Sunday, May 14, 2017

Summer School: 'Alien 3' (1992)

Once again, I'm looking back at previous installments of some of this summer's big returning franchises.

Rewatching the previous two Alien movies, I stuck with the original cuts, which I generally prefer unless a movie has been drastically altered from a director's vision. In the case of Alien, Ridley Scott actually also prefers the original cut to the so-called "director's cut" (which I did see in theaters in 2003), and for Aliens, I just have no interest in watching even more of what is already a very long movie, even though James Cameron favors the longer cut, as do many fans (I'm not sure I've ever seen that version, actually). But for Alien 3, I decided to take a chance on the "Assembly Cut," a version put together from director David Fincher's original edit, although not an actual "director's cut," since it was reconstructed without Fincher's involvement. Alien 3 had a notoriously troubled production history, and Fincher has since disowned it entirely, but I wanted to at least come close to seeing the movie he would have made without studio interference.

To be honest, I've always liked Alien 3; I liked it when it was first released (I'm pretty sure I saw it in theaters), I liked it when I rewatched the whole series in 2003 in advance of the Alien director's cut being released, and I liked it again now, seeing the Assembly Cut for the first time.

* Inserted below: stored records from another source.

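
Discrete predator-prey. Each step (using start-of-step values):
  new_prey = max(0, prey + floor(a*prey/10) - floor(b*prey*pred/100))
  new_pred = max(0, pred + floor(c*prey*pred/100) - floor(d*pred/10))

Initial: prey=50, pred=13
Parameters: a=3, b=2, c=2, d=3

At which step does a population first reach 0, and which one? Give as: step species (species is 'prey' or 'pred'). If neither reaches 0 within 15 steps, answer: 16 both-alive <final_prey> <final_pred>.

Answer: 5 prey

Derivation:
Step 1: prey: 50+15-13=52; pred: 13+13-3=23
Step 2: prey: 52+15-23=44; pred: 23+23-6=40
Step 3: prey: 44+13-35=22; pred: 40+35-12=63
Step 4: prey: 22+6-27=1; pred: 63+27-18=72
Step 5: prey: 1+0-1=0; pred: 72+1-21=52
First extinction: prey at step 5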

I can't say whether I necessarily preferred this cut to the theatrical version (since I haven't seen that one in 14 years), but it did feel like a fuller, more immersive movie, especially in its first half, with some strong character development and an effectively realized setting. As the liner notes of the DVD state, a true director's cut would involve allowing Fincher to reshoot the entire movie from scratch, but to me this seems like a decent substitute, and to offer up a bit of blasphemy, I actually like it more than Aliens.

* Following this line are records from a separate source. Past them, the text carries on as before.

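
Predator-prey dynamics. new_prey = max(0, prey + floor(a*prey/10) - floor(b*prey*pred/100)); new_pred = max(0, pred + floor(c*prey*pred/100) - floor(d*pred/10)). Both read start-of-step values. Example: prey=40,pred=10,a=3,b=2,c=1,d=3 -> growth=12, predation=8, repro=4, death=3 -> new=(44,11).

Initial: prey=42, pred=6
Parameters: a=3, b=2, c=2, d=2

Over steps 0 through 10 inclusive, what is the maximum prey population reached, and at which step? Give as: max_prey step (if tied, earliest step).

Step 1: prey: 42+12-5=49; pred: 6+5-1=10
Step 2: prey: 49+14-9=54; pred: 10+9-2=17
Step 3: prey: 54+16-18=52; pred: 17+18-3=32
Step 4: prey: 52+15-33=34; pred: 32+33-6=59
Step 5: prey: 34+10-40=4; pred: 59+40-11=88
Step 6: prey: 4+1-7=0; pred: 88+7-17=78
Step 7: prey: 0+0-0=0; pred: 78+0-15=63
Step 8: prey: 0+0-0=0; pred: 63+0-12=51
Step 9: prey: 0+0-0=0; pred: 51+0-10=41
Step 10: prey: 0+0-0=0; pred: 41+0-8=33
Max prey = 54 at step 2

Answer: 54 2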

It's an admirably bleak and austere movie, which is what many people dislike about it, and it turns off a lot of fans by unceremoniously killing Cpl. Hicks (Michael Biehn) and young Newt (Carrie Henn) before the opening credits have finished rolling, with neither actor actually appearing in the movie (Lance Henriksen shows up briefly as a nearly destroyed Bishop, and later as Bishop's human creator). I understand that people grew attached to those characters, but as someone who found the sentimental tone of Aliens a bit grating at times, I wasn't bothered to see those characters killed off, and their deaths give Ripley an extra haunted quality that Sigourney Weaver plays very well. They certainly aren't forgotten about, and the scene in which Ripley examines Newt's body for signs of alien infestation is quite touching and melancholy.

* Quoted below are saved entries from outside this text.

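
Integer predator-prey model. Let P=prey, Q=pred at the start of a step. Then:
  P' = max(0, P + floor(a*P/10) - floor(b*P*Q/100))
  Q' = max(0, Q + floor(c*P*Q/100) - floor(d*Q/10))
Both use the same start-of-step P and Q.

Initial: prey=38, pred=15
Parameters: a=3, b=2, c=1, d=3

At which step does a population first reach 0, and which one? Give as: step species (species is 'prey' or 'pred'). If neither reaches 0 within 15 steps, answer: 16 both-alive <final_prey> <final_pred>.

Step 1: prey: 38+11-11=38; pred: 15+5-4=16
Step 2: prey: 38+11-12=37; pred: 16+6-4=18
Step 3: prey: 37+11-13=35; pred: 18+6-5=19
Step 4: prey: 35+10-13=32; pred: 19+6-5=20
Step 5: prey: 32+9-12=29; pred: 20+6-6=20
Step 6: prey: 29+8-11=26; pred: 20+5-6=19
Step 7: prey: 26+7-9=24; pred: 19+4-5=18
Step 8: prey: 24+7-8=23; pred: 18+4-5=17
Step 9: prey: 23+6-7=22; pred: 17+3-5=15
Step 10: prey: 22+6-6=22; pred: 15+3-4=14
Step 11: prey: 22+6-6=22; pred: 14+3-4=13
Step 12: prey: 22+6-5=23; pred: 13+2-3=12
Step 13: prey: 23+6-5=24; pred: 12+2-3=11
Step 14: prey: 24+7-5=26; pred: 11+2-3=10
Step 15: prey: 26+7-5=28; pred: 10+2-3=9
No extinction within 15 steps

Answer: 16 both-alive 28 9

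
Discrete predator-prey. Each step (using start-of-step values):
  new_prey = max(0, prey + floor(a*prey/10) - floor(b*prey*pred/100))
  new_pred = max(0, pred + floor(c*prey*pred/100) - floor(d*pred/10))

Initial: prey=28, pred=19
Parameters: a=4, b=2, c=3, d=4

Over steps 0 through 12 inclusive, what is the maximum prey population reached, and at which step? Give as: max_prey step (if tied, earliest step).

Answer: 29 1

Derivation:
Step 1: prey: 28+11-10=29; pred: 19+15-7=27
Step 2: prey: 29+11-15=25; pred: 27+23-10=40
Step 3: prey: 25+10-20=15; pred: 40+30-16=54
Step 4: prey: 15+6-16=5; pred: 54+24-21=57
Step 5: prey: 5+2-5=2; pred: 57+8-22=43
Step 6: prey: 2+0-1=1; pred: 43+2-17=28
Step 7: prey: 1+0-0=1; pred: 28+0-11=17
Step 8: prey: 1+0-0=1; pred: 17+0-6=11
Step 9: prey: 1+0-0=1; pred: 11+0-4=7
Step 10: prey: 1+0-0=1; pred: 7+0-2=5
Step 11: prey: 1+0-0=1; pred: 5+0-2=3
Step 12: prey: 1+0-0=1; pred: 3+0-1=2
Max prey = 29 at step 1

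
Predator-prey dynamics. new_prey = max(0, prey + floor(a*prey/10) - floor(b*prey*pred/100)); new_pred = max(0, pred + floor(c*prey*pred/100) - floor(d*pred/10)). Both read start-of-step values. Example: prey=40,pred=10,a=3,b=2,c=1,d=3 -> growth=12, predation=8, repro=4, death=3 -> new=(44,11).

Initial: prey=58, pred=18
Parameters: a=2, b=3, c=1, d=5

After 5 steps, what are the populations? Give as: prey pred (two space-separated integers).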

The whole movie has a melancholy tone, with Ripley as a somber and shaken survivor stranded on a prison planet in the backwater of space, populated by a handful of male convicts who've formed a sort of religious commune. It's an effective change from the camaraderie of the Nostromo crew or the Colonial Marines, with Ripley as a mistrusted outsider. Charles S. Dutton is quietly powerful as the prisoners' religious leader, and Charles Dance, now best known for Game of Thrones, makes a surprisingly sympathetic friend and confidant for Ripley. Weaver is as good here as she was in the previous movies, with the same determination and competence, but tempered by a weary resignation, especially once she learns she's carrying the alien queen.

Although it's often cited as an AIDS metaphor, to me the alien in the movie functions more like a cancer, especially in the scene in which Ripley gets a body scan to discover the queen growing inside her. It's reminiscent of similar scenes in medical dramas, as the patient gets the devastating news of a tumor. With her shaved head and lean physique, Ripley even looks a bit like a cancer patient, especially late in the movie as she starts feeling more and more ill thanks to the malignant presence in her body. (Related to that, one thing that disappointed me in the Assembly Cut was the change to the final shot of Ripley, as she plunges herself into an incinerator: In the theatrical cut, we see the alien burst from her chest at the last second, and it's a powerful, visceral moment; Fincher apparently preferred simply to show Ripley plunging to her death, without that final jolt.)

Even if the illness metaphor is a bit muddled, the stark environment and the volatile personal dynamics make for a tense, engrossing movie. The big finale is a bit confusing, and the longer cut incorporates two separate elaborate plans to catch the alien, at different points in the movie, which makes that final convoluted sequence a bit redundant. While the design of the alien is scarier and more menacing than before, the effects are sometimes clumsily incorporated into the frame, a result of making a movie during a transition period in effects technology. Alien 3 certainly has its flaws, and the longer cut isn't a magic solution to them. But it's a severely underrated movie that takes the series in another interesting direction, and it deserves a better reputation than it has.